U24A-07
Climatic, tectonic, and biological factors affecting the oxidation state of the atmosphere and oceans: Implications for Phanerozoic O2 evolution

Tuesday, 15 December 2015: 17:30
3002 (Moscone West)
Kazumi Ozaki, AORI, University of Tokyo, Kashiwa, Chiba, Japan and Eiichi Tajika, Univ Tokyo-Frontier Sciences, Chiba, Japan
Abstract:
The Earth’s atmosphere and oceans have seen fundamental changes in its oxidation state in response to the climatic, tectonic and geochemical variations. Over the past decade, several geochemical proxies have led to significant progress in understanding the paleredox states of ancient oceans. However, a quantitative interpretation of these data for atmospheric O2 levels remain unclear because the relationship between atmospheric O2 levels (pO2) and oceanic redox state depends on several environmental factors, such as terrestrial weathering rate, sea-level stands, and sinking rate of particulate organic matter (POM) in the water column and so on.

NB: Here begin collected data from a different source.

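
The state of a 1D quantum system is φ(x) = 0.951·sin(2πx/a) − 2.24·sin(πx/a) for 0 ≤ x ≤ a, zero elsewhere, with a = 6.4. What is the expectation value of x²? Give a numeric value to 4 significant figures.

17.12

⟨x²⟩ = ∫ x²·|φ|² dx / ∫|φ|² dx (integrals over the domain).
On 0 ≤ x ≤ a (j ≠ l): ∫sin²(jπx/a) dx = a/2, ∫sin(jπx/a)·sin(lπx/a) dx = 0; diagonal moments ∫x·sin²(jπx/a) dx = a²/4, ∫x²·sin²(jπx/a) dx = a³·(1/6 − 1/(4j²π²)); cross terms ∫x·sin(jπx/a)·sin(lπx/a) dx = 0 for j + l even and −4jla²/(π²(j² − l²)²) for j + l odd, ∫x²·sin(jπx/a)·sin(lπx/a) dx = (−1)^(j+l)·4jla³/(π²(j² − l²)²); higher powers the same way via product-to-sum and parts.
State is unnormalized: ∫|φ|² dx = 18.950, and ∫φ*·x²·φ dx = 324.51, so ⟨x²⟩ = 324.51 / 18.950.
⟨x²⟩ = 17.124.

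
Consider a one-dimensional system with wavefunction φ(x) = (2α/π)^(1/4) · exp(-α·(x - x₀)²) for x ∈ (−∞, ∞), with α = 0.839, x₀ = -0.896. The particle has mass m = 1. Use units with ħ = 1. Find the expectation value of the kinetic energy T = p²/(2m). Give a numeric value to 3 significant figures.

T = −(ħ²/2m) d²/dx², so ⟨T⟩ = −(ħ²/2m) ∫ φ*·φ'' dx; with m = 1.
Gaussian moments (u = x − x₀): ∫u^(2j)·e^(−2αu²) du = (2j−1)!!/(4α)^j · √(π/(2α)), odd powers integrate to 0; here √(π/(2α)) = 1.3683. Derivatives: d/dx e^(−αu²) = −2αu·e^(−αu²), d²/dx² e^(−αu²) = (4α²u² − 2α)·e^(−αu²).
⟨T⟩ = 0.41950.

0.420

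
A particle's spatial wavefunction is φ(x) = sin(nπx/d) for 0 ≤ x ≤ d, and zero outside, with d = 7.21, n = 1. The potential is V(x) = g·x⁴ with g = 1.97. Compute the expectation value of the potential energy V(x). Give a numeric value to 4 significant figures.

⟨V⟩ = ∫ V(x)·|φ|² dx / ∫|φ|² dx.
With sin²θ = (1 − cos2θ)/2 on 0 ≤ x ≤ d: ∫sin²(nπx/d) dx = d/2, ∫x·sin²(nπx/d) dx = d²/4, ∫x²·sin²(nπx/d) dx = d³·(1/6 − 1/(4n²π²)); higher powers xᵏ the same way, integrating xᵏ·cos(2nπx/d) by parts.
State is unnormalized: ∫|φ|² dx = 3.6050, and ∫φ*·V(x)·φ dx = 2189.3, so ⟨V⟩ = 2189.3 / 3.6050.
⟨V⟩ = 607.31.

607.3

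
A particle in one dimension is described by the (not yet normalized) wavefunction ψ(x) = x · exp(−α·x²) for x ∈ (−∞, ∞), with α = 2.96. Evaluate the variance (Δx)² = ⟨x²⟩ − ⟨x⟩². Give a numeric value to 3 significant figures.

0.253

Compute ⟨x⟩ and ⟨x²⟩ separately, then (Δx)² = ⟨x²⟩ − ⟨x⟩².
Expand each integrand as polynomial × e^(−2αx²) and use ∫x^(2j)·e^(−2αx²) dx = (2j−1)!!/(4α)^j · √(π/(2α)), odd powers → 0; here √(π/(2α)) = 0.72847.
Normalization: ∫|ψ|² dx = 0.061527.
⟨x⟩ = 0.0000 and ⟨x²⟩ = 0.25338.
(Δx)² = 0.25338 − (0.0000)² = 0.25338.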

It is widely thought that the redox-dependent P cycling also plays a crucial role in regulating pObecause it acts as a negative feedback on a geological timescale. It is important that strength of this feedback for a given pO2 is also modulated by environmental factors, affecting not only O2 levels at steady state but also its susceptibility to environmental changes. In this study, a quantitative role of environmental factors in the oxidation state of Earth’s surface environment is evaluated with an oceanic biogeochemical cycle model (CANOPS) coupled with global C cycle model, which enables us to understand the ancient CO2 and O2 evolution. Our results demonstrate that atmospheric O2 level at steady state is affected by CO2 input flux from Earth’s interior via changes in biogeochemical cycles, but its response is modulated by several internal factors such as shelf area and POM sinking rate. We also found that early Paleozoic atmospheric O2 levels before the advent of land plant would be determined so that oceans may locate at the “edge of anoxia (EoA)” where the redox-dependency of marine P cycle plays a crucial role in regulating O2 cycle, and that POM sinking rate has a great impact on the EoA. Our findings provide insights into the O2 cycle over the Phanerozoic in response to the climatic and tectonic variations and also shed light on the causal linkage between the critical biological evolution (such as an establishment of biological pump and advent of land plant) and the oxidation state of the atmosphere and oceans.